Arush Nand in Funny Boy (Netflix/Array)

Based on Shyam Selvadurai’s 1994 novel, Funny Boy is a family drama set during the Sri Lankan Civil War and an epic tale of star-crossed lovers that calls back to epic romances of the past.

While the title refers to one character, Arjie, the film centers very much on a wealthy household in Colombo. The family are Tamil, one of the two major, and conflicting, ethnic groups of Sri Lanka. We follow Arjie, first at eight years old (played by Arush Nand) and then at 17 (Brandon Ingram). First, in the summer of 1974, Arjie’s aunt Radha (Agam Darshi) comes to stay with the family in their estate. She went to college in Toronto where she was turned onto feminism and gay culture. Though Arjie’s father and grandmother discourage his interest in women’s clothing, Radha takes Arjie under her wing, providing her room as a safe space for him to explore his “funny” (as his dad calls it) side. Radha has returned for an arranged marriage, but she has recently fallen in love with a man from the rival ethnic group, the Sinhalese.

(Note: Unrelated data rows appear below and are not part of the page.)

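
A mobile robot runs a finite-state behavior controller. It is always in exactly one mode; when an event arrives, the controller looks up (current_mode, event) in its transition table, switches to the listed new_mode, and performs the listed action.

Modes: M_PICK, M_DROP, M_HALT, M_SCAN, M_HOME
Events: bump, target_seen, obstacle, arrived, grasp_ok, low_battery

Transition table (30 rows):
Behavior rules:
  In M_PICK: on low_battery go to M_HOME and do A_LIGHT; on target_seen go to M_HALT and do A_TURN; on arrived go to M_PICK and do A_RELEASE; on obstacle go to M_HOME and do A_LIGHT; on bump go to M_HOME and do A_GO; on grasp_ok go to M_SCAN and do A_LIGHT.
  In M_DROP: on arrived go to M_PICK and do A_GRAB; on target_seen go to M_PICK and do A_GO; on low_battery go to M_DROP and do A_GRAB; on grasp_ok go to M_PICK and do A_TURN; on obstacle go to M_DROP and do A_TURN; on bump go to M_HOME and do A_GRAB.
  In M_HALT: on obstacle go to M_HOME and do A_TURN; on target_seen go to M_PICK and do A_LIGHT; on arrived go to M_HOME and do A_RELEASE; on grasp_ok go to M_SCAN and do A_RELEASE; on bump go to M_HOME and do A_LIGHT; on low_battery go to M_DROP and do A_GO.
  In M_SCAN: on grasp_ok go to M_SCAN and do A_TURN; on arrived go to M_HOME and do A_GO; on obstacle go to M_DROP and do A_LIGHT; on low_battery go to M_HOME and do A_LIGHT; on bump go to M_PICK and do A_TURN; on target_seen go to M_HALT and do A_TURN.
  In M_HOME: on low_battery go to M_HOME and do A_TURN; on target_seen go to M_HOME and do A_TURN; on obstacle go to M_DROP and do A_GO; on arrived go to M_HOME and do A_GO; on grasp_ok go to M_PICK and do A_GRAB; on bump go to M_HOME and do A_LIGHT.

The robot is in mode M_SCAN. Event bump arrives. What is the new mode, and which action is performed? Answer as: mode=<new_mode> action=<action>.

mode=M_PICK action=A_TURN

current mode = M_SCAN; filter table to that mode:
  (M_SCAN, grasp_ok) → (M_SCAN, A_TURN)
  (M_SCAN, arrived) → (M_HOME, A_GO)
  (M_SCAN, obstacle) → (M_DROP, A_LIGHT)
  (M_SCAN, low_battery) → (M_HOME, A_LIGHT)
  (M_SCAN, bump) → (M_PICK, A_TURN)  ← event matches
  (M_SCAN, target_seen) → (M_HALT, A_TURN)
event = bump selects (M_PICK, A_TURN)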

The second section concerns Arjie in his Catholic high school. His peers can tell he’s gay, but his parents insist he’s straight despite all the evidence to the contrary. In Sri Lanka, not only is being gay against cultural and religious norms, it’s illegal, even to this day. At school, Arjie meets Shehan (Rehan Mudannayake), another young man of Sinhalese decent. Shehan’s father travels the world for work and brings back pieces of Western culture, such as music magazines featuring Boy George and Annie Lennox for his son. Shehan has figured out that in other parts of the world, being gay has become accepted. He tries to instill this prospect in Arjie, and the two begin a sexual relationship in secret. His story receives the most focus, but all of the story lines never quite come to full cohesion. More on that later.

A third story arc focuses on Jegan (Shivantha Wijesinha), a young man who works at Arjie’s father’s hotel and is involved in the Tamil Tigers, the militant separatist group at war with the Sinhalese dominated military. When tensions heat up between the two ethnic groups, Jegan’s landlord kicks him out of his apartment, so he goes to live with Arjie’s family and forms a bond with the mother. The three story lines concerning star-crossed lovers, arranged marriages, homosexuality, and violent protest are meant to converge somehow, but they never quite do.

Funny Boy is a wonderful looking film with rich scenery that cinematographer Douglas Koch takes advantage of, but it has structural issues that keep it from being as compelling as it aims to be. Jegan’s subplot is not as fully realized as the other two plots, and there is way too much time spent on Radha’s predicament, especially since it bears so little on the remainder of the film. Clearly by the title, Arjie’s sexuality is the primary focal point, but his story weaves in and out of Radha’s personal struggle and later Jegan’s and then the civil war. Perhaps this is a case of screenwriters not being able to narrow an expansive story down to two hours.